Seulement voilà, y a les jours où on travaille pas.Et quand la mécanique bien huilée "métro-boulot-dodo" s'enraye, on se prend la réalité en pleine face.On avait presque fini par l'oublier cette réalité, tellement on avait mis d'énergie à la combattre.Mais il est bien là, le vide intersidéral.Le manque.

Alors on cherche à le combler ce manque, par tous les moyens.
On lit, on va au cinéma, au restaurant, dans des bars.
On téléphone aux amis.
On s'inscrit sur des sites de rencontres à la con, où on va une fois tous les 36 du mois et où finalement on parle jamais à personne.
On squatte Facebook, alors qu'on avait toujours dit à qui voulait bien l'entendre que c'était de la merde ce truc.On retrouve des anciens "amis" dont, pour la plupart, on avait complètement oublié l'existence, et à qui on parlera en tout et pour tout une fois.On répond à plein de quizz, parce qu'évidemment on ne peut pas continuer à vivre sans savoir quel hamburger on est ou avec combien de mecs on couchera dans notre vie.On s'inscrit à des groupes qui nous serviront jamais à rien (exemple:pour le massacre en série de ceux qui portent un slim).Ah et on joue à des super jeux aussi, histoire de battre les scores de ses amis.
On continue d'aller sur Myspace, pour essayer de faire connaissance avec de nouvelles personnes.Seulement  on a la désagréable surprise de découvrir que derrière le pseudo du seul mec qu'on a eu envie d'aborder se cache en fait celui qu'on tente en vain d'oublier...Et on se dit qu'on n'a vraiment pas de bol, parce que merde des mecs sur Myspace y en a des millions alors pourquoi on tombe sur LUI bordel ???? Quand le sort s'acharne...

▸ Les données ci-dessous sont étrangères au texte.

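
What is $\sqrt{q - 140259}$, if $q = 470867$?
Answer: $4 \sqrt{20663} \approx 574.99$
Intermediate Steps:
$\sqrt{q - 140259} = \sqrt{470867 - 140259} = \sqrt{330608} = 4 \sqrt{20663}$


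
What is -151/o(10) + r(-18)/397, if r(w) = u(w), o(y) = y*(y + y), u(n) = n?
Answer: -63547/79400 ≈ -0.80034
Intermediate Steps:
o(y) = 2*y**2 (o(y) = y*(2*y) = 2*y**2)
r(w) = w
-151/o(10) + r(-18)/397 = -151/(2*10**2) - 18/397 = -151/(2*100) - 18*1/397 = -151/200 - 18/397 = -63547/79400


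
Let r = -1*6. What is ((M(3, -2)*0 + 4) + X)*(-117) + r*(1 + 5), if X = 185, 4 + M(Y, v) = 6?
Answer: -22149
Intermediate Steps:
r = -6
M(Y, v) = 2 (M(Y, v) = -4 + 6 = 2)
((M(3, -2)*0 + 4) + X)*(-117) + r*(1 + 5) = ((2*0 + 4) + 185)*(-117) - 6*(1 + 5) = ((0 + 4) + 185)*(-117) - 6*6 = (4 + 185)*(-117) - 36 = 189*(-117) - 36 = -22113 - 36 = -22149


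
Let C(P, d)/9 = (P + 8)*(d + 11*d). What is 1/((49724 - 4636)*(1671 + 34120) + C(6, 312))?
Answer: 1/1614216352 ≈ 6.1950e-10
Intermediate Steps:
C(P, d) = 108*d*(8 + P) (C(P, d) = 9*((P + 8)*(d + 11*d)) = 9*((8 + P)*(12*d)) = 9*(12*d*(8 + P)) = 108*d*(8 + P))
1/((49724 - 4636)*(1671 + 34120) + C(6, 312)) = 1/((49724 - 4636)*(1671 + 34120) + 108*312*(8 + 6)) = 1/(45088*35791 + 108*312*14) = 1/(1613744608 + 471744) = 1/1614216352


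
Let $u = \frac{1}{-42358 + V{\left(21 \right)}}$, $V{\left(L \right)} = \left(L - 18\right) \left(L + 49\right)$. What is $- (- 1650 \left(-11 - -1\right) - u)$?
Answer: $- \frac{695442001}{42148} \approx -16500.0$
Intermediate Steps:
$V{\left(L \right)} = \left(-18 + L\right) \left(49 + L\right)$
$u = - \frac{1}{42148}$ ($u = \frac{1}{-42358 + \left(-882 + 21^{2} + 31 \cdot 21\right)} = \frac{1}{-42358 + \left(-882 + 441 + 651\right)} = \frac{1}{-42358 + 210} = \frac{1}{-42148} = - \frac{1}{42148} \approx -2.3726 \cdot 10^{-5}$)
$- (- 1650 \left(-11 - -1\right) - u) = - (- 1650 \left(-11 - -1\right) - - \frac{1}{42148}) = - (- 1650 \left(-11 + 1\right) + \frac{1}{42148}) = - (\left(-1650\right) \left(-10\right) + \frac{1}{42148}) = - (16500 + \frac{1}{42148}) = \left(-1\right) \frac{695442001}{42148} = - \frac{695442001}{42148}$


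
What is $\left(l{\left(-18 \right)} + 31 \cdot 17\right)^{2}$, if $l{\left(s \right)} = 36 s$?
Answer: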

Bref, on fait plein de trucs pour conjurer la vacuité de l'existence.Des fois, ça marche, on a l'impression de ne plus être triste.Ceci dit, on se sent pas heureux non plus.Et puis des fois ça marche pas, et on se retrouve un samedi matin à pleurer dans ses corn-flakes...Du coup, on vient se défouler sur son blog, on écrit un texte à la troisième personne pour faire une pauvre figure de style, alors qu'en fait on avait tout simplement pas le courage de mettre "je"...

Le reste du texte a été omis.